Quem sabe paramos pra pensar?




   Tenho recebido mensagens de alguns amigos assustados com a possibilidade de termos Dilma como presidente do Brasil. Em sua maioria, estas mensagens são carregadas de raiva e  escárnio, sem nenhum resquício de debate político, de projetos e/ou de idéias.


   Se as informações que as mensagens contêm são verdadeiras ou não, parece que não interessa, mesmo para aqueles que acusam os políticos de mentirosos. São passadas adiante muitas e muitas e muitas vezes e acabam se tornando “verdadeiras”.  Vou votar na Dilma. Não sou imparcial e não acredito na imparcialidade de ninguém. Sejamos padres, jornalistas, “celebridades”, todos temos posição.
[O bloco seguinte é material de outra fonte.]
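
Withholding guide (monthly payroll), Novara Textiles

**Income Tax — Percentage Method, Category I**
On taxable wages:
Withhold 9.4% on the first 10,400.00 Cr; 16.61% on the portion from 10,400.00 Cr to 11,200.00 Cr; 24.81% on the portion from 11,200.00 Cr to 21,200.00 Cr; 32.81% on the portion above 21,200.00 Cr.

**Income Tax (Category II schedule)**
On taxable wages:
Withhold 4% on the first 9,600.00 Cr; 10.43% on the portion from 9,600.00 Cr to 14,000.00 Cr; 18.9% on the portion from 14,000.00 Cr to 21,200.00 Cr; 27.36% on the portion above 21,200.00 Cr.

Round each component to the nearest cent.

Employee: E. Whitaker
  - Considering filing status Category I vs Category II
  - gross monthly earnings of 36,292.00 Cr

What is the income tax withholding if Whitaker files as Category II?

Income Tax (Category II): taxable = 36,292.00 Cr
  2,203.72 Cr + 27.36% × (36,292.00 Cr − 21,200.00 Cr) = 2,203.72 Cr + 27.36% × 15,092.00 Cr = 6,332.89 Cr

6,332.89 Cr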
Penso que, até mesmo ao não nos posicionarmos, estamos tomando posição.


  É impossível sermos imparciais porque temos sentimentos, desejos e opiniões. Por isto, no mínimo, deveríamos nos preocupar em saber de onde vem a informação, principalmente porque a internet é uma fonte de lendas.


   Mas, não é isto que está acontecendo. Se é contra a Dilma e contra o Lula, então é verdade!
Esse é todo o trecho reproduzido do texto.